In examining the nexus of courts, law, and society, Gerald N. Rosenberg, an associate professor of political science and a 1993 Quantrell Award winner, emphasizes the practical realities of law rather than official interpretations.

The reading list for Rosenberg's Political Science 225: Law and Society, taught this past winter quarter, included the professor's own offering, The Hollow Hope: Can Courts Bring About Social Change? (University of Chicago Press). In it, Rosenberg discusses the monumental decisions Brown v. Board of Education and Roe v. Wade, theorizing that only with political backing and public support can the court system effect real change. Lani Guinier, Michelle Fine, and Jane Balin's Becoming Gentlemen: Women, Law School, and Institutional Change (Beacon) explores the attitudes toward women in law school and the gender gap in grades, achievement, and careers at the country's elite schools. Gerald Stern's Buffalo Creek Disaster (Vintage) examines a case in which a large settlement was procured for residents of Buffalo Creek, Virginia, after a mine collapsed, killing workers and damaging houses. Taken together, Rosenberg's readings are meant to show that law--as practiced in society--differs greatly from law as preached in schools, appellate cases, and textbooks.
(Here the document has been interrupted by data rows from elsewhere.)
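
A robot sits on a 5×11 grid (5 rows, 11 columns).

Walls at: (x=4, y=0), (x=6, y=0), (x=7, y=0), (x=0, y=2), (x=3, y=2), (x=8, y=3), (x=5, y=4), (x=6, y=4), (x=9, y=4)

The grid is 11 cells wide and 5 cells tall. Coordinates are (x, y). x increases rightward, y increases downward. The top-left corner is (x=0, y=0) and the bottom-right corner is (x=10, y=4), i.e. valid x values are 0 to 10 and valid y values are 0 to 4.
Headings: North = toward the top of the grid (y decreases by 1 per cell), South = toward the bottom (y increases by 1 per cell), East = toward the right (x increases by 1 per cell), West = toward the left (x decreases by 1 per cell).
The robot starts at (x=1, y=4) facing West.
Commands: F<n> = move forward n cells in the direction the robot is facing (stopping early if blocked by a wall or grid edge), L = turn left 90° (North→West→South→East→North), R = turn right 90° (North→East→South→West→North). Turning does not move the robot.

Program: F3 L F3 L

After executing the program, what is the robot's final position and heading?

Answer: Final position: (x=0, y=4), facing East

Derivation:
Start: (x=1, y=4), facing West
  F3: move forward 1/3 (blocked), now at (x=0, y=4)
  L: turn left, now facing South
  F3: move forward 0/3 (blocked), now at (x=0, y=4)
  L: turn left, now facing East
Final: (x=0, y=4), facing East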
"Law pervades all aspects of society in the United States," explains Rosenberg. "There is, of course, the formal legal system of laws and lawyers, judges and courts. But how does law work in practice? This seminar explores the informal, unofficial elements of the law that surround, supplement, supplant, and complement the official, formal elements. In exploring issues such as legal consciousness, judicial biases, and legal education in the legal profession, students develop a more sophisticated and subtle understanding of the place of law in U.S. society."--B.B.